What makes a book town?
It can’t be too big—not a city, but a genuine town, usually in a rural setting. It has to have bookshops—not one or two, but a real concentration, where a bibliophile might spend hours, even days, browsing. Usually a book town begins with a couple of secondhand bookstores and later grows to offer new books, too.
But mostly, they have a lot of books for sale.
Hobart, New York, is a perfect example of how having one bookstore in a small town is nice, but having many bookstores together makes a place special—a destination. Since the 1970s, book towns like it have been springing up all over the world. There are now dozens of them, from Australia and Finland to India and South Korea.
In the forthcoming Book Towns, journalist Alex Johnson catalogues these most charming of tourist destinations. He spoke to Atlas Obscura about the pleasures of out-of-the-way places defined by their books.
What makes a good book town?
Well, they’re all very picturesque. That’s one of the reasons they generally get picked. They’re away from cities, so rents are low. I think the main thing that makes a book town, what you need, is somebody really keen or a few people who are really keen to push it forward. Often, they’ve been in places where economically things have been a bit slim, or the population’s been decreasing as the younger people move away into the cities.
Hay-on-Wye, in Wales, was the first one, and it started in 1977. How have book towns changed over the past few decades?
I think they’re actually quite similar to when [bookseller] Richard Booth came up with the idea. He started Hay as a book town very much to regenerate it—to provide employment, keep people in Hay, and provide an actual tourist destination. Today it’s the same idea. Book towns are tiny little places, and people wouldn’t come to them otherwise, and everyone would disappear.
After we’ve gone through everyone getting excited about e-books and online reading, having something practical and in your hand is something that people are happy to travel for. They’re starting to come back to this idea of things that are homemade, things that are made, things you can hold and smell and touch. I think in locations that are particularly picturesque, those things come together, and people feel they are getting a proper physical experience.
It seems like there’s tension there between the picturesque nature of a charming book town and this almost mercenary economic logic.
Absolutely. They’ve got to be quite business-minded and hardheaded about it, otherwise it won’t work. But I don’t think anybody’s going to make billions out of selling secondhand books, so it’s got to be people who are doing it for the love of it.
What does it take to set up a book town that will survive?
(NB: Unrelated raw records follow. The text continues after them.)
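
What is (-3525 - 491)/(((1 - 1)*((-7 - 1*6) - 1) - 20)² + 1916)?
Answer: -1004/579 ≈ -1.7340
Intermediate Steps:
(-3525 - 491)/(((1 - 1)*((-7 - 1*6) - 1) - 20)² + 1916) = -4016/((0*((-7 - 6) - 1) - 20)² + 1916) = -4016/((0*(-13 - 1) - 20)² + 1916) = -4016/((0*(-14) - 20)² + 1916) = -4016/((0 - 20)² + 1916) = -4016/((-20)² + 1916) = -4016/(400 + 1916) = -4016/2316 = -4016*1/2316 = -1004/579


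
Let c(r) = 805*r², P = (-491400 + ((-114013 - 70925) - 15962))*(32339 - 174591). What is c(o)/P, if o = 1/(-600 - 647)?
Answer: 1/190234700630480 ≈ 5.2567e-15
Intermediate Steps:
o = -1/1247 (o = 1/(-1247) = -1/1247 ≈ -0.00080192)
P = 98481059600 (P = (-491400 + (-184938 - 15962))*(-142252) = (-491400 - 200900)*(-142252) = -692300*(-142252) = 98481059600)
c(o)/P = (805*(-1/1247)²)/98481059600 = (805*(1/1555009))*(1/98481059600) = (805/1555009)*(1/98481059600) = 1/190234700630480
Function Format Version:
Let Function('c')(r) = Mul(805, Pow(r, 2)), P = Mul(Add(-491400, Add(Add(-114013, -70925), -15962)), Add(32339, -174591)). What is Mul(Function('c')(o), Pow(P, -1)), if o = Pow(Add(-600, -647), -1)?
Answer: Rational(1, 190234700630480) ≈ 5.2567e-15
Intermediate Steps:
o = Rational(-1, 1247) (o = Pow(-1247, -1) = Rational(-1, 1247) ≈ -0.00080192)
P = 98481059600 (P = Mul(Add(-491400, Add(-184938, -15962)), -142252) = Mul(Add(-491400, -200900), -142252) = Mul(-692300, -142252) = 98481059600)
Mul(Function('c')(o), Pow(P, -1)) = Mul(Mul(805, Pow(Rational(-1, 1247), 2)), Pow(98481059600, -1)) = Mul(Mul(805, Rational(1, 1555009)), Rational(1, 98481059600)) = Mul(Rational(805, 1555009), Rational(1, 98481059600)) = Rational(1, 190234700630480)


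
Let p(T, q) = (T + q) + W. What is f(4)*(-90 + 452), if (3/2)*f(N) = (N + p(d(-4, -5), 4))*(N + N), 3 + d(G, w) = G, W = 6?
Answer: 40544/3 ≈ 13515.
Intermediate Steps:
d(G, w) = -3 + G
p(T, q) = 6 + T + q (p(T, q) = (T + q) + 6 = 6 + T + q)
f(N) = 4*N*(3 + N)/3 (f(N) = 2*((N + (6 + (-3 - 4) + 4))*(N + N))/3 = 2*((N + (6 - 7 + 4))*(2*N))/3 = 2*((N + 3)*(2*N))/3 = 2*((3 + N)*(2*N))/3 = 2*(2*N*(3 + N))/3 = 4*N*(3 + N)/3)
f(4)*(-90 + 452) = ((4/3)*4*(3 + 4))*(-90 + 452) = ((4/3)*4*7)*362 = (112/3)*362 = 40544/3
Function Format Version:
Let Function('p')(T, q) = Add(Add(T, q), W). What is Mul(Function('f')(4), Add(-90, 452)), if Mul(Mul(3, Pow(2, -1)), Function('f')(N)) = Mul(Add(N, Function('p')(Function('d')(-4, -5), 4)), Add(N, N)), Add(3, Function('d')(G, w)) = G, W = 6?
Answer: Rational(40544, 3) ≈ 13515.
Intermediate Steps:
Function('d')(G, w) = Add(-3, G)
Function('p')(T, q) = Add(6, T, q) (Function('p')(T, q) = Add(Add(T, q), 6) = Add(6, T, q))
Function('f')(N) = Mul(Rational(4, 3), N, Add(3, N)) (Function('f')(N) = Mul(Rational(2, 3), Mul(Add(N, Add(6, Add(-3, -4), 4)), Add(N, N))) = Mul(Rational(2, 3), Mul(Add(N, Add(6, -7, 4)), Mul(2, N))) = Mul(Rational(2, 3), Mul(Add(N, 3), Mul(2, N))) = Mul(Rational(2, 3), Mul(Add(3, N), Mul(2, N))) = Mul(Rational(2, 3), Mul(2, N, Add(3, N))) = Mul(Rational(4, 3), N, Add(3, N)))
Mul(Function('f')(4), Add(-90, 452)) = Mul(Mul(Rational(4, 3), 4, Add(3, 4)), Add(-90, 452)) = Mul(Mul(Rational(4, 3), 4, 7), 362) = Mul(Rational(112, 3), 362) = Rational(40544, 3)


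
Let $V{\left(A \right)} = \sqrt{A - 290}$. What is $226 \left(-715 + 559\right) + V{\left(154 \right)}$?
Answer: $-35256 + 2 i \sqrt{34} \approx -35256.0 + 11.662 i$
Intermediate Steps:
$V{\left(A \right)} = \sqrt{-290 + A}$
$226 \left(-715 + 559\right) + V{\left(154 \right)} = 226 \left(-715 + 559\right) + \sqrt{-290 + 154} = 226 \left(-156\right) + \sqrt{-136} = -35256 + 2 i \sqrt{34}$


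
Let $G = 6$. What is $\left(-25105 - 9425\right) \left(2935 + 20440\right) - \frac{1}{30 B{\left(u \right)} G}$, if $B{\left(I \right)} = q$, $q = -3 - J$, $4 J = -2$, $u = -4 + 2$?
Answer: $- \frac{363212437499}{450} \approx -8.0714 \cdot 10^{8}$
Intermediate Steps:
$u = -2$
$J = - \frac{1}{2}$ ($J = \frac{1}{4} \left(-2\right) = - \frac{1}{2} \approx -0.5$)
$q = - \frac{5}{2}$ ($q = -3 - - \frac{1}{2} = -3 + \frac{1}{2} = - \frac{5}{2} \approx -2.5$)
$B{\left(I \right)} = - \frac{5}{2}$
$\left(-25105 - 9425\right) \left(2935 + 20440\right) - \frac{1}{30 B{\left(u \right)} G} = \left(-25105 - 9425\right) \left(2935 + 20440\right) - \frac{1}{30 \left(- \frac{5}{2}\right) 6} = \left(-34530\right) 23375 - \frac{1}{\left(-75\right) 6} = -807138750 - \frac{1}{-450} = -807138750 - - \frac{1}{450} = -807138750 + \frac{1}{450} = - \frac{363212437499}{450}$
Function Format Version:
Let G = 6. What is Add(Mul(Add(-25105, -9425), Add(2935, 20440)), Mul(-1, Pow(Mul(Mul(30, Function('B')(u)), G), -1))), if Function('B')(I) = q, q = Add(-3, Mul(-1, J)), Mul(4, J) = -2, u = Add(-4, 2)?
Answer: Rational(-363212437499, 450) ≈ -8.0714e+8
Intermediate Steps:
u = -2
J = Rational(-1, 2) (J = Mul(Rational(1, 4), -2) = Rational(-1, 2) ≈ -0.50000)
q = Rational(-5, 2) (q = Add(-3, Mul(-1, Rational(-1, 2))) = Add(-3, Rational(1, 2)) = Rational(-5, 2) ≈ -2.5000)
Function('B')(I) = Rational(-5, 2)
Add(Mul(Add(-25105, -9425), Add(2935, 20440)), Mul(-1, Pow(Mul(Mul(30, Function('B')(u)), G), -1))) = Add(Mul(Add(-25105, -9425), Add(2935, 20440)), Mul(-1, Pow(Mul(Mul(30, Rational(-5, 2)), 6), -1))) = Add(Mul(-34530, 23375), Mul(-1, Pow(Mul(-75, 6), -1))) = Add(-807138750, Mul(-1, Pow(-450, -1))) = Add(-807138750, Mul(-1, Rational(-1, 450))) = Add(-807138750, Rational(1, 450)) = Rational(-363212437499, 450)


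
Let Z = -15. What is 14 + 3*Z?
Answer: -31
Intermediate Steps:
14 + 3*Z = 14 + 3*(-15) = 14 - 45 = -31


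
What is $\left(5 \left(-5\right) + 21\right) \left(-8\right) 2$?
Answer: $64$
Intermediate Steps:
$\left(5 \left(-5\right) + 21\right) \left(-8\right) 2 = \left(-25 + 21\right) \left(-8\right) 2 = \left(-4\right) \left(-8\right) 2 = 32 \cdot 2 = 64$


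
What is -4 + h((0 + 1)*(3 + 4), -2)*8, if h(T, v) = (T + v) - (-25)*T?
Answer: 1436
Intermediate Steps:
h(T, v) = v + 26*T (h(T, v) = (T + v) + 25*T = v + 26*T)
-4 + h((0 + 1)*(3 + 4), -2)*8 = -4 + (-2 + 26*((0 + 1)*(3 + 4)))*8 = -4 + (-2 + 26*(1*7))*8 = -4 + (-2 + 26*7)*8 = -4 + (-2 + 182)*8 = -4 + 180*8 = -4 + 1440 = 1436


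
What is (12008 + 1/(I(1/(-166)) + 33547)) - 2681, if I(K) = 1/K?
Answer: 311344588/33381 ≈ 9327.0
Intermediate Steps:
(12008 + 1/(I(1/(-166)) + 33547)) - 2681 = (12008 + 1/(1/(1/(-166)) + 33547)) - 2681 = (12008 + 1/(1/(-1/166) + 33547)) - 2681 = (12008 + 1/(-166 + 33547)) - 2681 = (12008 + 1/33381) - 2681 = 400839049/33381 - 2681 = 311344588/33381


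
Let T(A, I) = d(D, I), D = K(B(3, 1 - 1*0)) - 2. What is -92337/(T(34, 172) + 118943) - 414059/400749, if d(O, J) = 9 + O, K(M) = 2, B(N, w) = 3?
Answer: -86257106581/47669895048 ≈ -1.8095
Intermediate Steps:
D = 0 (D = 2 - 2 = 0)
T(A, I) = 9 (T(A, I) = 9 + 0 = 9)
-92337/(T(34, 172) + 118943) - 414059/400749 = -92337/(9 + 118943) - 414059/400749 = -92337/118952 - 414059*1/400749 = -92337*1/118952 - 414059/400749 = -92337/118952 - 414059/400749 = -86257106581/47669895048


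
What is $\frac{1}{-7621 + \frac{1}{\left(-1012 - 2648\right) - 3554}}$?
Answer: $- \frac{7214}{54977895} \approx -0.00013122$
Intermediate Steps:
$\frac{1}{-7621 + \frac{1}{\left(-1012 - 2648\right) - 3554}} = \frac{1}{-7621 + \frac{1}{-3660 + \left(-4241 + 687\right)}} = \frac{1}{-7621 + \frac{1}{-3660 - 3554}} = \frac{1}{-7621 + \frac{1}{-7214}} = \frac{1}{-7621 - \frac{1}{7214}} = \frac{1}{- \frac{54977895}{7214}} = - \frac{7214}{54977895}$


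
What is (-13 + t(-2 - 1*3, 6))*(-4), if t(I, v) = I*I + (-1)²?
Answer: -52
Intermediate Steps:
t(I, v) = 1 + I² (t(I, v) = I² + 1 = 1 + I²)
(-13 + t(-2 - 1*3, 6))*(-4) = (-13 + (1 + (-2 - 1*3)²))*(-4) = (-13 + (1 + (-2 - 3)²))*(-4) = (-13 + (1 + (-5)²))*(-4) = (-13 + (1 + 25))*(-4) = (-13 + 26)*(-4) = 13*(-4) = -52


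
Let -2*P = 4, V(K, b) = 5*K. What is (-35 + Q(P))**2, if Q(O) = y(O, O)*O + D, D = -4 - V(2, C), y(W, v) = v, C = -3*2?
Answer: 2025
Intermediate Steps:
C = -6
D = -14 (D = -4 - 5*2 = -4 - 1*10 = -4 - 10 = -14)
P = -2 (P = -1/2*4 = -2)
Q(O) = -14 + O**2 (Q(O) = O*O - 14 = O**2 - 14 = -14 + O**2)
(-35 + Q(P))**2 = (-35 + (-14 + (-2)**2))**2 = (-35 + (-14 + 4))**2 = (-35 - 10)**2 = (-45)**2 = 2025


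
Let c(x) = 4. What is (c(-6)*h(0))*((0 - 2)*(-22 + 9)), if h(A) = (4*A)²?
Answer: 0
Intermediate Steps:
h(A) = 16*A²
(c(-6)*h(0))*((0 - 2)*(-22 + 9)) = (4*(16*0²))*((0 - 2)*(-22 + 9)) = (4*(16*0))*(-2*(-13)) = (4*0)*26 = 0*26 = 0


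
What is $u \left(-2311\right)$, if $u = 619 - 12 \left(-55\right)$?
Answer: $-2955769$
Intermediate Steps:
$u = 1279$ ($u = 619 - -660 = 619 + 660 = 1279$)
$u \left(-2311\right) = 1279 \left(-2311\right) = -2955769$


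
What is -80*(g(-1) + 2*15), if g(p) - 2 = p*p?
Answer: -2640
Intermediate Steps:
g(p) = 2 + p² (g(p) = 2 + p*p = 2 + p²)
-80*(g(-1) + 2*15) = -80*((2 + (-1)²) + 2*15) = -80*((2 + 1) + 30) = -80*(3 + 30) = -80*33 = -2640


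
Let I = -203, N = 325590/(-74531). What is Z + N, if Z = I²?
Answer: 3071022389/74531 ≈ 41205.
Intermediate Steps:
N = -325590/74531 (N = 325590*(-1/74531) = -325590/74531 ≈ -4.3685)
Z = 41209 (Z = (-203)² = 41209)
Z + N = 41209 - 325590/74531 = 3071022389/74531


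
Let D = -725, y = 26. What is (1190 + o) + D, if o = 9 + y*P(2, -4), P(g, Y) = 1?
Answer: 500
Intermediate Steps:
o = 35 (o = 9 + 26*1 = 9 + 26 = 35)
(1190 + o) + D = (1190 + 35) - 725 = 1225 - 725 = 500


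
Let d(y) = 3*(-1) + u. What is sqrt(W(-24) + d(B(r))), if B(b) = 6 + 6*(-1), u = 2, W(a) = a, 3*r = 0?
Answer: 5*I ≈ 5.0*I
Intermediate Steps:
r = 0 (r = (1/3)*0 = 0)
B(b) = 0 (B(b) = 6 - 6 = 0)
d(y) = -1 (d(y) = 3*(-1) + 2 = -3 + 2 = -1)
sqrt(W(-24) + d(B(r))) = sqrt(-24 - 1) = sqrt(-25) = 5*I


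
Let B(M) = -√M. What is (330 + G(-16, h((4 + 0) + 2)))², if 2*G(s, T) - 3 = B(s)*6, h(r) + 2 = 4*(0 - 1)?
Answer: 438993/4 - 7956*I ≈ 1.0975e+5 - 7956.0*I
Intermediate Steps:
h(r) = -6 (h(r) = -2 + 4*(0 - 1) = -2 + 4*(-1) = -2 - 4 = -6)
G(s, T) = 3/2 - 3*√s (G(s, T) = 3/2 + (-√s*6)/2 = 3/2 + (-6*√s)/2 = 3/2 - 3*√s)
(330 + G(-16, h((4 + 0) + 2)))² = (330 + (3/2 - 12*I))² = (663/2 - 12*I)²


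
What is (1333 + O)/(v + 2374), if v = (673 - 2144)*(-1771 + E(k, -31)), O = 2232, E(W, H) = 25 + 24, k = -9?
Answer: 3565/2535436 ≈ 0.0014061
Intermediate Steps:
E(W, H) = 49
v = 2533062 (v = (673 - 2144)*(-1771 + 49) = -1471*(-1722) = 2533062)
(1333 + O)/(v + 2374) = (1333 + 2232)/(2533062 + 2374) = 3565/2535436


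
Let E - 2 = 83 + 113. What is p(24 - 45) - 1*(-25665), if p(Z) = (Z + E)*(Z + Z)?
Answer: 18231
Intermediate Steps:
E = 198 (E = 2 + (83 + 113) = 2 + 196 = 198)
p(Z) = 2*Z*(198 + Z) (p(Z) = (Z + 198)*(Z + Z) = (198 + Z)*(2*Z) = 2*Z*(198 + Z))
p(24 - 45) - 1*(-25665) = 2*(24 - 45)*(198 + (24 - 45)) - 1*(-25665) = 2*(-21)*(198 - 21) + 25665 = 2*(-21)*177 + 25665 = -7434 + 25665 = 18231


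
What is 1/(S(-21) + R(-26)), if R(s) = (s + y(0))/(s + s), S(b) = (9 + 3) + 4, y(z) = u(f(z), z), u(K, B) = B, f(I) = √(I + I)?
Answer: 2/33 ≈ 0.060606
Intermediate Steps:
f(I) = √2*√I (f(I) = √(2*I) = √2*√I)
y(z) = z
S(b) = 16 (S(b) = 12 + 4 = 16)
R(s) = ½ (R(s) = (s + 0)/(s + s) = s/((2*s)) = s*(1/(2*s)) = ½)
1/(S(-21) + R(-26)) = 1/(16 + ½) = 1/(33/2) = 2/33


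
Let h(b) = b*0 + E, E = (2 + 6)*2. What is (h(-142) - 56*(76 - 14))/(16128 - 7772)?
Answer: -864/2089 ≈ -0.41360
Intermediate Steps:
E = 16 (E = 8*2 = 16)
h(b) = 16 (h(b) = b*0 + 16 = 0 + 16 = 16)
(h(-142) - 56*(76 - 14))/(16128 - 7772) = (16 - 56*(76 - 14))/(16128 - 7772) = (16 - 56*62)/8356 = (16 - 3472)*(1/8356) = -3456*1/8356 = -864/2089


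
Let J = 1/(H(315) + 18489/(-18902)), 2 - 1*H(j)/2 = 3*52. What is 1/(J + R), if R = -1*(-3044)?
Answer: 5840305/17777869518 ≈ 0.00032852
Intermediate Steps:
H(j) = -308 (H(j) = 4 - 6*52 = 4 - 2*156 = 4 - 312 = -308)
R = 3044
J = -18902/5840305 (J = 1/(-308 + 18489/(-18902)) = 1/(-308 + 18489*(-1/18902)) = 1/(-308 - 18489/18902) = 1/(-5840305/18902) = -18902/5840305 ≈ -0.0032365)
1/(J + R) = 1/(-18902/5840305 + 3044) = 1/(17777869518/5840305) = 5840305/17777869518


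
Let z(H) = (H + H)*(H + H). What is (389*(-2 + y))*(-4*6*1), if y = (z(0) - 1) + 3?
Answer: 0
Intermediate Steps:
z(H) = 4*H**2 (z(H) = (2*H)*(2*H) = 4*H**2)
y = 2 (y = (4*0**2 - 1) + 3 = (4*0 - 1) + 3 = (0 - 1) + 3 = -1 + 3 = 2)
(389*(-2 + y))*(-4*6*1) = (389*(-2 + 2))*(-4*6*1) = (389*0)*(-24*1) = 0*(-24) = 0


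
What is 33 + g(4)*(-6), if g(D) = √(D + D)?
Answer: 33 - 12*√2 ≈ 16.029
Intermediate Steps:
g(D) = √2*√D (g(D) = √(2*D) = √2*√D)
33 + g(4)*(-6) = 33 + (√2*√4)*(-6) = 33 + (√2*2)*(-6) = 33 + (2*√2)*(-6) = 33 - 12*√2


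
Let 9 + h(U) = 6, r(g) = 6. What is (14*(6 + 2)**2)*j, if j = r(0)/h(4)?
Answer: -1792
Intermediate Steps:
h(U) = -3 (h(U) = -9 + 6 = -3)
j = -2 (j = 6/(-3) = 6*(-1/3) = -2)
(14*(6 + 2)**2)*j = (14*(6 + 2)**2)*(-2) = (14*8**2)*(-2) = (14*64)*(-2) = 896*(-2) = -1792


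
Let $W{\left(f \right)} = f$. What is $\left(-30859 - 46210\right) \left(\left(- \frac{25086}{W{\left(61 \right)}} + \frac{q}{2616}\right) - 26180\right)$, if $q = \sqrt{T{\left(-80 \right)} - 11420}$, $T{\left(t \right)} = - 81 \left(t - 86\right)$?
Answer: $\frac{125011004554}{61} - \frac{77069 \sqrt{2026}}{2616} \approx 2.0494 \cdot 10^{9}$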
They’ve got to be sensible about providing a large amount of bookshops. You can’t do it with one or two. You need plenty. You need to cover a range of things. Some of the most successful ones have been where it’s not just bookselling. There are publishers or printers or artists or designers. It becomes a creative hub, where the books might be the jumping off point but there’s plenty around it. Even the most hardened bookworm is going to want to do something else—that’s where the picturesque element comes in.
When you have a town like this with so many bookstores in one place, how do the businesses distinguish themselves from one another?
I think nearly all bookstore owners, especially secondhand ones, have their own interests. So they tend to specialize in things anyway. It’s very organic in the sense that people grow in the way that they want to, they want to specialize in things, or sell something else as well as books, or do printing as well as books.
There are a few places that have quite a strong central group, but most of them are quite loose. They nearly all have booksellers associations, but it’s quite like a friendly cooperative—helping each other while still looking out for their own businesses. They’re not trying to do each other down. They are genuinely trying to raise each others’ profiles.
If someone wanted to understand the range of book towns, what four or five would you send them to?
I would definitely go to Hay, because that’s the first one. They’ve got a good wide range of bookshops, and there’s a new book museum opening later this year there.
I would say … Paju Book City in South Korea. There’s a huge number of publishers and printers there, as well as books. Everywhere else, people are living there—in Paju, people don’t live there. They come in to work there. Everything is book-related.
Clunes, in Australia, has done a very good job of building themselves up. Originally it was a gold rush town, and they quite often shoot films there. They shot Mad Max there. They’re really pushing forward what can be done.
I think Wigtown, in Scotland, is a good example of a place that’s really regenerated. Twenty years ago, it was having a really tough time—shops and industries closing, people moving out. And they’ve absolutely turned it around. The guy who runs the biggest secondhand bookshop there, he’s just written a book called The Diary of a Bookseller. They’ve gone from nothing to doing a big literary festival and spin-offs, as well. And it’s a beautiful setting.
What surprises people about book towns?
I think people are surprised that there are so many around the world. When I tell people here that there are 30 or 40 around the world, they’re taken aback. It’s one of those slightly hidden things. When people pick up [my] book, they’ll be amazed at how widespread it is.
So many of your books have to do with books. It seems like you love them! Why do you keep coming back to writing books about books?
I think there’s so much to do with books, apart from reading them and enjoying them. Book lore and book history and everything around them, to do with libraries or culture, I think it centers so much of civilization. It’s the physical nature of them. It’s the smell of them. That feeling of ownership, once you’ve read it and you own it. I think books are very comforting.